A Gnarly Hugo-Cloudflare Build Problem, Resolved
I’ve been upgrading this site, piece by piece. The latest major series of changes had to do with supporting micro content types, such as the one you’re reading right now, which is a “micro.” As part of this, I wanted to start running my Hugo site builds on Cloudflare Pages where this site is hosted. So rather than building locally and then sending the complete, fully-generated /public
directory up to GitHub (which Cloudflare automatically picks up and publishes), I can send content updates only in the form of markdown files, and all the associated html etc. gets generated over on Cloudflare. And it worked! I was happy, for about a day. Then, for no apparent reason, it stopped working.
I was doing a lot of changes all at once, including upgrading Hugo versions and implementing the New Better Version of Tailwind CSS support in Hugo. And the build error message I was getting just didn’t make sense:
22:00:23.069 ERROR 2023/06/06 03:00:23 render of "page" failed:
"/opt/buildhome/repo/layouts/_default/baseof.html:5:8": execute of template failed: template: _default/single.html:5:8: executing "_default/single.html" at <partial "head.html" .>:
error calling partial: partial "head.html" timed out after 30s.
This is most likely due to infinite recursion. If this is just a slow template,
you can try to increase the 'timeout' config setting.

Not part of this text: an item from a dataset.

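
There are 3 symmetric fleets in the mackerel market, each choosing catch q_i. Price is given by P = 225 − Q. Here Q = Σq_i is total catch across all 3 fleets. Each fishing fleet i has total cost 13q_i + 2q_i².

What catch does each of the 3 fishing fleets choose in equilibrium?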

22:00:25.922 Total in 49821 ms
Now, my local builds happen in a few hundred milliseconds, maybe as long as a couple of seconds; but timing out after 30 seconds? That can’t be real! But the build does work fine and fast locally, so why would there be infinite recursion on Cloudflare? I assumed there must be some kind of environment difference, or some failure pulling my repo, etc. Chased that for days … finally reached out to the incredible Bryce Wray who went way beyond the call of duty to help. Finally Bryce suggested, “Why don’t you increase the Hugo timeout to a really high number just to see what happens?” And it worked! My builds on Cloudflare took something like 60-70 seconds versus milliseconds locally, but they worked. I showed Bryce the build stats:
16:02:02.470 | EN
16:02:02.470 -------------------+------
16:02:02.470 Pages | 108
16:02:02.470 Paginator pages | 10
16:02:02.470 Non-page files | 65
16:02:02.470 Static files | 13
16:02:02.470 Processed images | 329
16:02:02.471 Aliases | 29
16:02:02.471 Sitemaps | 1
16:02:02.471 Cleaned | 0
16:02:02.471
16:02:02.471 Total in 61877 ms
He took one look, and said “Oh, I see what it is, it’s all those images.” Hugo does some wonderful image processing magic, and that logic is normally only triggered incrementally when a new image asset is added. But, thanks to an ill-advised entry in .gitignore
, I had Cloudflare regenerating all my images from scratch on each build. So that little gitignore change was the root cause, the change that broken the build. Sheesh.
I fixed the gitignore issue, now image processing is back to incremental only, and builds are roughly 5 seconds.